When a book doesn’t call you

I’m just over a third of the way through reading Hilary Mantel’s Wolf Hall. It’s a work of historical fiction (which for a time some years ago was all I read) that tells the story of the life of Thomas Cromwell who rose from a low class birth to be Chief Minister to the King of England. In the early 1530′s he oversaw massive change in England’s political and social development including paving the way for Henry VIII to divorce his first wife and marry Ann Boleyn. Generally history does not look kindly upon Cromwell, for example in the play A Man for All Seasons he is depicted as unprincipled and almost evil in comparison to Thomas More, and Mantel has taken pains to create a more sympathetic picture of the man in Wolf Hall.

I was quite keen to read the book as it is a period in history that I find quite interesting, there has been much buzz about it (including winning the Man Booker Prize last year) and I enjoyed the only other of Mantel’s books that I’ve read (Eight Months on Ghazzah Street which isn’t historical fiction). I’ve even got the book in two formats: a giant hardcover (650 pages) which I received as a gift and a long audio book (nearly 24 hours) which I bought.

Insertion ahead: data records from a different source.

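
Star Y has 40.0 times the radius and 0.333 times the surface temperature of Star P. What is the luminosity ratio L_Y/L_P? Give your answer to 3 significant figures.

19.7

From the Stefan–Boltzmann law, L ∝ R²T⁴, so
L_Y/L_P = (R_Y/R_P)² (T_Y/T_P)⁴ = (40.0)² × (0.333)⁴ = 1600 × 0.01230 = 19.67.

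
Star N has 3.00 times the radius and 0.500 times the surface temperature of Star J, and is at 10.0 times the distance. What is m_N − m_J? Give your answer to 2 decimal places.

5.62

L_N/L_J = (3.00)²(0.500)⁴ = 0.5625.
F_N/F_J = (L_N/L_J)/(d_N/d_J)² = 0.5625/100.0 = 0.005625.
m_N − m_J = −2.5 log₁₀(0.005625) = 5.62.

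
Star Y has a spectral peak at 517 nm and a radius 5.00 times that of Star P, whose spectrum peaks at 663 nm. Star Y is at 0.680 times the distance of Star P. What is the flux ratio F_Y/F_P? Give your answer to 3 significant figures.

Wien's law: T_Y/T_P = λ_P/λ_Y = 663/517 = 1.282.
L_Y/L_P = (R_Y/R_P)²(T_Y/T_P)⁴ = (5.00)²(1.282)⁴ = 67.61.
F_Y/F_P = (L_Y/L_P)/(d_Y/d_P)² = 67.61/(0.680)² = 146.2.

146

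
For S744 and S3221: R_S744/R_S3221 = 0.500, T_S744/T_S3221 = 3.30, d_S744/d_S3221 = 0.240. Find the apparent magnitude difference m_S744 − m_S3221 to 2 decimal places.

L_S744/L_S3221 = (0.500)²(3.30)⁴ = 29.65.
F_S744/F_S3221 = (L_S744/L_S3221)/(d_S744/d_S3221)² = 29.65/0.05760 = 514.7.
m_S744 − m_S3221 = −2.5 log₁₀(514.7) = -6.78.

-6.78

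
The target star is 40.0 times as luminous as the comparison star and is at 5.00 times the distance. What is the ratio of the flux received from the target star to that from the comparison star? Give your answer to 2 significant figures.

1.6

F = L/(4πd²), so F_t/F_c = (L_t/L_c) / (d_t/d_c)²
= 40.0 / (5.00)² = 40.0 / 25.00 = 1.600.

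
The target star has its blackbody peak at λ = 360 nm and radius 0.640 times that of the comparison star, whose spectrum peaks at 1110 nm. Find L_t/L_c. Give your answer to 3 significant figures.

Wien's law gives T ∝ 1/λ_max, so T_t/T_c = λ_c/λ_t = 1110/360 = 3.083.
Then L ∝ R²T⁴ gives L_t/L_c = (0.640)² × (3.083)⁴ = 0.4096 × 90.38 = 37.02.

37.0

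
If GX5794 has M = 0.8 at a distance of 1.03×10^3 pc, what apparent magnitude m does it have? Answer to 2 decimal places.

10.86

m = M + 5 log₁₀(d/10 pc) = 0.8 + 5 log₁₀(1.03×10^3/10)
  = 0.8 + 5 × 2.013 = 0.8 + 10.06 = 10.86.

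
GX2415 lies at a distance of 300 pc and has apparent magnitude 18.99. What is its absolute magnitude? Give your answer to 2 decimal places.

11.60

M = m − 5 log₁₀(d/10 pc) = 18.99 − 5 log₁₀(300/10)
  = 18.99 − 5 × 1.477 = 18.99 − 7.39 = 11.60.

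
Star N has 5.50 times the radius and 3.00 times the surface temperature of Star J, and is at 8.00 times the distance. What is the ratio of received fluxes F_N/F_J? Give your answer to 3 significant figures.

L_N/L_J = (R_N/R_J)²(T_N/T_J)⁴ = (5.50)² × (3.00)⁴ = 2450.
F_N/F_J = (L_N/L_J)/(d_N/d_J)² = 2450 / (8.00)² = 38.29.

38.3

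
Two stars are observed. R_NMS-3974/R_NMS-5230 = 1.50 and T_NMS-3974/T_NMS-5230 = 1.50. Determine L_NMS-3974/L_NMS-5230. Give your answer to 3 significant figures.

11.4

From the Stefan–Boltzmann law, L ∝ R²T⁴, so
L_NMS-3974/L_NMS-5230 = (R_NMS-3974/R_NMS-5230)² (T_NMS-3974/T_NMS-5230)⁴ = (1.50)² × (1.50)⁴ = 2.250 × 5.062 = 11.39.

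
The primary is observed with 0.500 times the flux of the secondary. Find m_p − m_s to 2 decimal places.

0.75

m_p − m_s = −2.5 log₁₀(F_p/F_s) = −2.5 log₁₀(0.500) = −2.5 × (-0.301) = 0.753.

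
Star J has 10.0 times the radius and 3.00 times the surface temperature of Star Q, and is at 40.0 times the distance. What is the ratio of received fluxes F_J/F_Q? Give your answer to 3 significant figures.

5.06

L_J/L_Q = (R_J/R_Q)²(T_J/T_Q)⁴ = (10.0)² × (3.00)⁴ = 8100.
F_J/F_Q = (L_J/L_Q)/(d_J/d_Q)² = 8100 / (40.0)² = 5.062.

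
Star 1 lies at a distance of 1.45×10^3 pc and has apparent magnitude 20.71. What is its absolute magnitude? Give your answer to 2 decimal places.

M = m − 5 log₁₀(d/10 pc) = 20.71 − 5 log₁₀(1.45×10^3/10)
  = 20.71 − 5 × 2.161 = 20.71 − 10.81 = 9.90.

9.90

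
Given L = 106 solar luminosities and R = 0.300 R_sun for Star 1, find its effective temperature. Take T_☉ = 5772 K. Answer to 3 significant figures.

T/T_☉ = (L/L_☉)^(1/4) / (R/R_☉)^(1/2)
T = 5772 × (106)^(1/4) / √(0.300) = 5772 × 3.209 / 0.5477 = 3.381×10^4 K.

3.38×10^4 K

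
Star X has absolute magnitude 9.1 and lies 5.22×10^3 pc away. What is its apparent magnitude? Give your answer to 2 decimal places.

22.69

m = M + 5 log₁₀(d/10 pc) = 9.1 + 5 log₁₀(5.22×10^3/10)
  = 9.1 + 5 × 2.718 = 9.1 + 13.59 = 22.69.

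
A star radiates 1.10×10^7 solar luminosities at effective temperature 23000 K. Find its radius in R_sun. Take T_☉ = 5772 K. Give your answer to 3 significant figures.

209 R_sun

R/R_☉ = √(L/L_☉) / (T/T_☉)² = √(1.10×10^7) / (3.985)²
       = 3317 / 15.88 = 208.9.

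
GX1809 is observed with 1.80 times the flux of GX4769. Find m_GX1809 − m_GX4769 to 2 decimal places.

m_GX1809 − m_GX4769 = −2.5 log₁₀(F_GX1809/F_GX4769) = −2.5 log₁₀(1.80) = −2.5 × (0.255) = -0.638.

-0.64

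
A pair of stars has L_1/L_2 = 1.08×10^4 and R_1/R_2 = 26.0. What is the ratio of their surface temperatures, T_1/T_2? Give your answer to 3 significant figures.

L ∝ R²T⁴ gives T ∝ (L/R²)^(1/4), so
T_1/T_2 = (1.08×10^4 / 26.0²)^(1/4) = (15.98)^(1/4) = 1.999.

2.00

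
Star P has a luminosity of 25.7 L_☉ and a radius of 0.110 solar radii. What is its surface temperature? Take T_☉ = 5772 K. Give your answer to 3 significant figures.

T/T_☉ = (L/L_☉)^(1/4) / (R/R_☉)^(1/2)
T = 5772 × (25.7)^(1/4) / √(0.110) = 5772 × 2.252 / 0.3317 = 3.918×10^4 K.

3.92×10^4 K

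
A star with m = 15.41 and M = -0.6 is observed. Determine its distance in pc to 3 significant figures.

m − M = 5 log₁₀(d/10 pc)
15.41 − (-0.6) = 16.01 = 5 log₁₀(d/10)
d = 10 × 10^(16.01/5) = 10 × 10^3.202 = 1.592×10^4 pc.

1.59×10^4 pc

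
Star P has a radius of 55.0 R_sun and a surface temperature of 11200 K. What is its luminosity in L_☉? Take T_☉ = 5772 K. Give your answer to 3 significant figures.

4.29×10^4 L_☉

L/L_☉ = (R/R_☉)² (T/T_☉)⁴ = (55.0)² × (11200/5772)⁴
       = 3025 × (1.940)⁴ = 3025 × 14.18 = 4.288×10^4.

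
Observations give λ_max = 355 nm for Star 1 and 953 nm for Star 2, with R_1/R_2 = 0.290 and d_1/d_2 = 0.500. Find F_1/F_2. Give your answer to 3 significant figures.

17.5

Wien's law: T_1/T_2 = λ_2/λ_1 = 953/355 = 2.685.
L_1/L_2 = (R_1/R_2)²(T_1/T_2)⁴ = (0.290)²(2.685)⁴ = 4.368.
F_1/F_2 = (L_1/L_2)/(d_1/d_2)² = 4.368/(0.500)² = 17.47.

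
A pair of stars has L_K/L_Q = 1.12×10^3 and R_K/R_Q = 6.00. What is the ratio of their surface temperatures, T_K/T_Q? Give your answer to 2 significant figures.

2.4

L ∝ R²T⁴ gives T ∝ (L/R²)^(1/4), so
T_K/T_Q = (1.12×10^3 / 6.00²)^(1/4) = (31.11)^(1/4) = 2.362.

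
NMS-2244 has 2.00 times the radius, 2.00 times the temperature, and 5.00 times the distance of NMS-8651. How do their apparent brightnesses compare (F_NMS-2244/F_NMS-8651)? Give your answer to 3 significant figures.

L_NMS-2244/L_NMS-8651 = (R_NMS-2244/R_NMS-8651)²(T_NMS-2244/T_NMS-8651)⁴ = (2.00)² × (2.00)⁴ = 64.00.
F_NMS-2244/F_NMS-8651 = (L_NMS-2244/L_NMS-8651)/(d_NMS-2244/d_NMS-8651)² = 64.00 / (5.00)² = 2.560.

2.56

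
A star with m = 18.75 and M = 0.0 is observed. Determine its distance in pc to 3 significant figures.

m − M = 5 log₁₀(d/10 pc)
18.75 − (0.0) = 18.75 = 5 log₁₀(d/10)
d = 10 × 10^(18.75/5) = 10 × 10^3.750 = 5.623×10^4 pc.

5.62×10^4 pc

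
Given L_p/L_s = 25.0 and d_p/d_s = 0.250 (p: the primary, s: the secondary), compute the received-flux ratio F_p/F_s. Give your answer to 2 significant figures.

4.0×10^2

F = L/(4πd²), so F_p/F_s = (L_p/L_s) / (d_p/d_s)²
= 25.0 / (0.250)² = 25.0 / 0.06250 = 400.0.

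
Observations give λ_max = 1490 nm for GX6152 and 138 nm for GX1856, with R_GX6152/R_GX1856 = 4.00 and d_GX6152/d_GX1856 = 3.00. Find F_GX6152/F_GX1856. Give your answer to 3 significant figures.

Wien's law: T_GX6152/T_GX1856 = λ_GX1856/λ_GX6152 = 138/1490 = 0.09262.
L_GX6152/L_GX1856 = (R_GX6152/R_GX1856)²(T_GX6152/T_GX1856)⁴ = (4.00)²(0.09262)⁴ = 0.001177.
F_GX6152/F_GX1856 = (L_GX6152/L_GX1856)/(d_GX6152/d_GX1856)² = 0.001177/(3.00)² = 1.308×10^-4.

1.31×10^-4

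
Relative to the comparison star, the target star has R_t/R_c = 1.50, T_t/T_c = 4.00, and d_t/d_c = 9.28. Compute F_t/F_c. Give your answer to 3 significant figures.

6.69

L_t/L_c = (R_t/R_c)²(T_t/T_c)⁴ = (1.50)² × (4.00)⁴ = 576.0.
F_t/F_c = (L_t/L_c)/(d_t/d_c)² = 576.0 / (9.28)² = 6.688.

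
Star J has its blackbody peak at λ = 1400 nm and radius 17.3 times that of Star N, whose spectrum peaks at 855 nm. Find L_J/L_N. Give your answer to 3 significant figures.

41.6

Wien's law gives T ∝ 1/λ_max, so T_J/T_N = λ_N/λ_J = 855/1400 = 0.6107.
Then L ∝ R²T⁴ gives L_J/L_N = (17.3)² × (0.6107)⁴ = 299.3 × 0.1391 = 41.63.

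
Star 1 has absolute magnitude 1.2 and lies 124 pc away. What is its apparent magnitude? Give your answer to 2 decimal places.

m = M + 5 log₁₀(d/10 pc) = 1.2 + 5 log₁₀(124/10)
  = 1.2 + 5 × 1.093 = 1.2 + 5.47 = 6.67.

6.67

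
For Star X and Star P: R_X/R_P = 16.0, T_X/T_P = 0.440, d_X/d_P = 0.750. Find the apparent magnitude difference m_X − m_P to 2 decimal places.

L_X/L_P = (16.0)²(0.440)⁴ = 9.595.
F_X/F_P = (L_X/L_P)/(d_X/d_P)² = 9.595/0.5625 = 17.06.
m_X − m_P = −2.5 log₁₀(17.06) = -3.08.

-3.08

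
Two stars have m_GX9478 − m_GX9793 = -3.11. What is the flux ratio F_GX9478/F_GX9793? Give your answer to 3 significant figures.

17.5

F_GX9478/F_GX9793 = 10^(−(m_GX9478 − m_GX9793)/2.5) = 10^(3.11/2.5) = 10^1.244 = 17.54.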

Normally I think about my current books when I’m not physically reading. Not in an obsessive way but in a ‘thoughts wander across my mind’ kind of way. I look forward to the reading time in my day when I can get back to the book and find out what’s happening. That is not the case with Wolf Hall. The further I get into the book the less interested I am in reading on.

I’m not entirely sure why this is. Partly it’s the need to pay very close attention to Mantel’s pronouns otherwise you have no clue who she’s talking about. Partly it’s the abundance of irrelevant detail. And partly it’s the simple fact that she hasn’t, for me, created a reason to read on. With fictionalised history like this, where you know the broad facts, there has to be something else to keep you interested and the characterisation of Cromwell isn’t enough to keep me going. I enjoyed hearing about his early life and his family and his mentoring under Cardinal Wolsey but now it seems to be morphing into a book of facts and dates and I don’t care too much about that kind of thing.